Goodall was the first researcher that gave the test animal names instead of numbers. In academic circles, this practice is condemned, as it was believed that the emotional factor leads to the loss of the objectivity of the study. However, Jane’s example was followed by many scientists. Among chimpanzees, Jane may be called David, first approach for; Goliath, David’s friend, the former leader of the pack; Mike, the leader of the pack; old “aunt” Gigi; Mr. McGregor and elderly mamma Flo with her children.

In 1977, Goodall established the Jane Goodall Institute ( Jane Goodall Institute, JGI ), to support the Gombe Reserve. The institute has 19 offices around the world. Goodall is the protector of chimpanzees and their habitats around the world, traveling 300 days a year. Jane Goodall Institute is widely known in the world for the development of innovative programs aimed at ensuring the protection of natural resources and development in Africa. Goodall continues to assist the United Nations to draw attention to environmental issues, for example, as part of its work on the UNEP / UNESCO Great Apes Survival. The project promotes the coordination of international efforts for the salvation of the primate species on the verge of extinction.

Goodall is also a member of the board of the largest reserve of chimpanzees outside Africa, located in Florida, as well as the former president of the organization “Defenders of animal rights» ( Advocates for Animals ), based in Edinburgh, Scotland, and protests against the use of animals in medical experiments, zoos, sports and livestock.

In 1991, Goodall established the children’s organization «Roots & amp; Shoots », is now working in 100 countries. This international program for children is implementing projects to assist people and animals and the environment.

In April 2002, UN Secretary-General Kofi Annan appointed UN peace ambassador Goodall.

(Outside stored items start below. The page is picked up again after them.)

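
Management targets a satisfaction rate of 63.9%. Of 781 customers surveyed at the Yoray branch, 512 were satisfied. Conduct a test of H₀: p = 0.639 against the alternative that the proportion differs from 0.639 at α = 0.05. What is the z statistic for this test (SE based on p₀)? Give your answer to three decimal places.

z = 0.964

p̂ = 512/781 = 0.65557.
Standard error under H₀: √(0.639×0.361/781) = 0.01719.
z = (0.65557 − 0.639)/0.01719 = 0.01657/0.01719 = 0.964.
p-value = 2·P(Z > 0.964) ≈ 0.3350, so at α = 0.05 we fail to reject H₀.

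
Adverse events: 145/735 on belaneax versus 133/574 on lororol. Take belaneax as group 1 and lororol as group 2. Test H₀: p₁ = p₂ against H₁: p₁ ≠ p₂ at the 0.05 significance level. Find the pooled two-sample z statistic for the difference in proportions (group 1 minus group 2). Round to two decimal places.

z = -1.51

p̂₁ = 145/735 ≈ 0.1973, p̂₂ = 133/574 ≈ 0.2317.
Pooled p̂ = (145+133)/(735+574) = 278/1309 = 0.2124.
SE = √(p̂(1−p̂)(1/n₁+1/n₂)) = √(0.2124·0.7876·0.0031027) = √(0.000518997) = 0.0228.
z = (0.1973 − 0.2317)/0.0228 = -0.0344/0.0228 = -1.51.
p-value = 2·P(Z > 1.511) ≈ 0.1307, so at α = 0.05 we fail to reject H₀.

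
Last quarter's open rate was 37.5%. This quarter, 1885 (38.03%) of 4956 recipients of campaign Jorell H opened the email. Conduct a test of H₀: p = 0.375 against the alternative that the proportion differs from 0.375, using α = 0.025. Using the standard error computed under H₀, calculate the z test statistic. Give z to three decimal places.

p̂ = 1885/4956 ≈ 0.38035.
Standard error under H₀: √(0.375×0.625/4956) = 0.00688.
z = (0.38035 − 0.375)/0.00688 = 0.00535/0.00688 = 0.778.
Two-sided p-value ≈ 2·Φ(−0.778) = 0.4368; since p > α = 0.025, fail to reject H₀.

z = 0.778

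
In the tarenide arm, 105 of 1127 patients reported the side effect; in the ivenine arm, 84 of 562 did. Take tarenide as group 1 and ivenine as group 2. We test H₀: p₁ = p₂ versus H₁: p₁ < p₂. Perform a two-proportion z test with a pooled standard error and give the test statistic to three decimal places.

z = -3.458

p̂₁ = 105/1127 ≈ 0.09317, p̂₂ = 84/562 ≈ 0.14947.
Pooled p̂ = (105+84)/(1127+562) = 189/1689 = 0.11190.
SE = √(0.0993788 × 0.00266667) = 0.01628.
z = (0.09317 − 0.14947)/0.01628 = -0.05630/0.01628 = -3.458.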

In May 2008, she went to the Nobel Committee with the initiative for the establishment of the Nobel Prize for alternative methods to experiments on animals.

7 July 2007 Goodall presented the international festival «Live Earth».

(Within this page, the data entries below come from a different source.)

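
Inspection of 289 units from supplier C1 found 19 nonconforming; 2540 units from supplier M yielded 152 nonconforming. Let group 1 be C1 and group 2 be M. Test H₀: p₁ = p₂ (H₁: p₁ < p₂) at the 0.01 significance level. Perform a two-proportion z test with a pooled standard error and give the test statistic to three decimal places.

z = 0.399

p̂₁ = 19/289 ≈ 0.06574, p̂₂ = 152/2540 ≈ 0.05984.
Pooled p̂ = (19+152)/(289+2540) = 171/2829 = 0.06045.
SE = √(p̂(1−p̂)(1/n₁+1/n₂)) = √(0.06045·0.93955·0.00385391) = √(0.00021887) = 0.01479.
z = (0.06574 − 0.05984)/0.01479 = 0.00590/0.01479 = 0.399.
p-value = P(Z < 0.399) ≈ 0.6550. With α = 0.01, fail to reject H₀.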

During his public work for the protection of animals and the environment, Jane has received numerous awards. Among them

  • 1990: The Kyoto Prize – a prestigious award in Japan
  • 1995: The Commander of the British Empire, awarded by Queen Elizabeth II.

Hubbard Medal for outstanding research National Geographic Society

  • 1996: Silver medal of Zoological Society of London; Medal Kalimandzharo Tanzania
  • 1997: Tylor Award for achievements in the field of environmental protection
  • 1999: The International Peace Prize
  • 2001: Gandhi Award for the renunciation of the use of violent methods
  • 2002: The Prize Konrad Lorenz
  • 2003 Benjamin Franklin Medal for the development of Life Sciences; Prince of Asturias Award for his achievements in the field of science and technology
  • 2004: Dame Commander of the Order of the British Empire, awarded by Prince Charles at Buckingham Palace
  • 2006: Officer of the Order of the Legion of Honor of France.
  • Life

    Goodall has been married twice. March 28, 1964 she married a Dutch photographer-animal painter of aristocratic origin, Baron Hugo van Lavika, becoming Baroness Jane Goodall-Lavika background. In 1968, Goodall helped her husband in his work in the Serengeti National Park in Tanzania, where he was shooting the predators. The result of these studies was the book “The innocent murderer”. From this marriage it has a son. In 1974 the couple divorced.

    In 1975, Jane remarried Director of National Parks and Member of Parliament of Tanzania. In 1980, he passed away.

    Jane and her younger sister Judy sick prosopagnosia – the inability to recognize faces of people.